While this is generally the correct interpretation of this symbol when found on a grave marker or tombstone, a willow tree actually has a few other meanings, including happiness and even immortality.

In the Christian tradition, for example, the willow is mentioned several times in the Bible in varying contexts.

In Leviticus 23:40, the Israelites receive these instructions: "And ye shall take you on the first day the boughs of goodly trees, branches of palm trees, and the boughs of thick trees, and willows of the brook; and ye shall rejoice before the Lord your God seven days." Psalm 137, however, mentions willow trees in a sad context: "By the rivers of Babylon, there we sat down, yea, we wept, when we remembered Zion.

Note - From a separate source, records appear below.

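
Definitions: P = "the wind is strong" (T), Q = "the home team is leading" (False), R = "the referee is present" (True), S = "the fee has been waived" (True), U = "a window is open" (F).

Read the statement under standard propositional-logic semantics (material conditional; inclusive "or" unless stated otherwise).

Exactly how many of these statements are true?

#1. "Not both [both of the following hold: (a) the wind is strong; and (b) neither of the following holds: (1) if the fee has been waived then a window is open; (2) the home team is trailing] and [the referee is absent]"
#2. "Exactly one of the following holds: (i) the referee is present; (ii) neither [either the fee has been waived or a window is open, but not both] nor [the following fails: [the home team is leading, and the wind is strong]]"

2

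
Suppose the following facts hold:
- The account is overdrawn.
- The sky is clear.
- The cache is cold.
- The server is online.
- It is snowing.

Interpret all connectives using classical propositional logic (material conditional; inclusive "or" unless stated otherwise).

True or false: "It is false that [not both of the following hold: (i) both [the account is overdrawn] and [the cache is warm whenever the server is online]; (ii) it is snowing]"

Let P = "the account is overdrawn" (T), S = "the server is online" (T), R = "the cache is warm" (F), U = "it is snowing" (T).
This is ¬((P ∧ (S → R)) ↑ U).

S → R = T → F = F
P ∧ (S → R) = T ∧ F = F
(P ∧ (S → R)) ↑ U = F ↑ T = T
¬((P ∧ (S → R)) ↑ U) = ¬T = F

false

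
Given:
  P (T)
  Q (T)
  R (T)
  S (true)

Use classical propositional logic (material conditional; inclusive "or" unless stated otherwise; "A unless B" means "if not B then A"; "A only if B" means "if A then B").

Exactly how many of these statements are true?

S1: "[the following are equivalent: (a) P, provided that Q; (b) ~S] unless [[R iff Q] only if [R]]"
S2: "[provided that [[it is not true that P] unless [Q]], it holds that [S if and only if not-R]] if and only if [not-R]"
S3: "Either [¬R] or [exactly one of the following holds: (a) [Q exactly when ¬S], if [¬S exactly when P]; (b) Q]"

S1: Formalization: ((Q -> P) iff not S) or ((R iff Q) -> R)

Q -> P = True -> True = True
not S = not True = False
(Q -> P) iff not S = True iff False = False
R iff Q = True iff True = True
(R iff Q) -> R = True -> True = True
((Q -> P) iff not S) or ((R iff Q) -> R) = False or True = True
Hence S1 is true.

S2: Formalization: ((not P or Q) -> (S iff not R)) iff not R

not P = not True = False
not P or Q = False or True = True
not R = not True = False
S iff not R = True iff False = False
(not P or Q) -> (S iff not R) = True -> False = False
not R = not True = False
((not P or Q) -> (S iff not R)) iff not R = False iff False = True
Hence S2 is true.

S3: This is not R or (((not S iff P) -> (Q iff not S)) xor Q).

not R = not True = False
not S = not True = False
not S iff P = False iff True = False
not S = not True = False
Q iff not S = True iff False = False
(not S iff P) -> (Q iff not S) = False -> False = True
((not S iff P) -> (Q iff not S)) xor Q = True xor True = False
not R or (((not S iff P) -> (Q iff not S)) xor Q) = False or False = False
Thus S3 is false.

Count: 2.

2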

We hanged our harps upon the willows in the midst thereof. For there they that carried us away captive required of us a song; and they that wasted us required of us mirth, saying, Sing us one of the songs of Zion."

Weeping willow trees grow relatively quickly and are remarkably hardy. Willows can lose a significant number of their branches due to cutting or storms and, as long as their root system remains unharmed, fully regenerate. In addition, cuttings from willow trees can grow into new trees even after laying on the ground for months unattended, or when planted upside down in the soil. For this reason, many associate willow trees with immortality and, when seen on a tombstone or grave marker, willows can symbolize life after death, the resurrection of the soul, etc.